SCENE_01
Le moment : une question ordinaire
Tu présentes une stratégie d'optimisation que tu as passé quatre jours à affiner. Un collègue lève la main et demande « Mais comment tu gères l'intégration avec le module ancien ? » C'est une bonne question. Légale. Pas une embuscade. Mais dans ce trois secondes entre sa demande et ta réponse, tu lis : Il pense que c'est trop basique pour moi. Il teste si j'ai oublié les détails. C'est ce moment qui décide si tu réponds ou si tu trembles dans ta propre réponse.
SCENE_02
La lecture : préuve d'effondrement
Tu réponds donc en qualifiant chaque mot. « En fait, techniquement parlant, avec certaines hypothèses, et bien sûr ça dépend du contexte, mais très schématiquement... » Six mois avant le congé, tu aurais dit : « On isole le module ancien et on met un wrapper. » Pas mieux. Pas plus complet. Juste plus clair. Mais maintenant le doute te dit que la clarté d'avant était de la confiance ignorante, et que cette hésitation nouvelle, c'est l'acuité qui revient. C'est faux.

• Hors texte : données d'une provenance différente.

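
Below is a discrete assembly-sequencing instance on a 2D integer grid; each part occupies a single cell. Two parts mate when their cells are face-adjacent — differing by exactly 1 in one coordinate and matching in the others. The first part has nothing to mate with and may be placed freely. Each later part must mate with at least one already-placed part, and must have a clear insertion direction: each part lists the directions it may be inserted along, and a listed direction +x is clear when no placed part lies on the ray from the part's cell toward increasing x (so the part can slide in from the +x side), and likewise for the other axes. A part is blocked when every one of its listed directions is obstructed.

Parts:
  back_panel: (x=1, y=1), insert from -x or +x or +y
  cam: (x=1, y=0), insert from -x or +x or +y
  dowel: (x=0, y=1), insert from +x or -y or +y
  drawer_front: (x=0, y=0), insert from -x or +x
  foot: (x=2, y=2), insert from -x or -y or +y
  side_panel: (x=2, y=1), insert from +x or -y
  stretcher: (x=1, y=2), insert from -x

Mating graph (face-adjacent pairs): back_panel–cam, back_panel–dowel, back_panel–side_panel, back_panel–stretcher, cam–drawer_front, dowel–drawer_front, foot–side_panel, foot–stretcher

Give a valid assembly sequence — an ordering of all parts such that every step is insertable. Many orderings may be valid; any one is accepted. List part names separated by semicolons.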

C'est toi qui empile tes interprétations jusqu'à y croire.
SCENE_03
Le tournant : attendre les vraies données
La question était légale. Ordinaire. Elle n'était pas une preuve. Ton acuité technique n'a pas été altérée par deux mois de repos — elle a été brouillée par la peur d'être altérée. La rouille se lave en une semaine de travail normal. Pendant ce temps, tu peux noter ce qu'on te demande, comment tu réponds, et — dans un mois — revoir si les vraies questions se sont vraiment intensifiées ou si c'était ton filtre qui tremblait. Les données réelles attendent. Pas ta peur.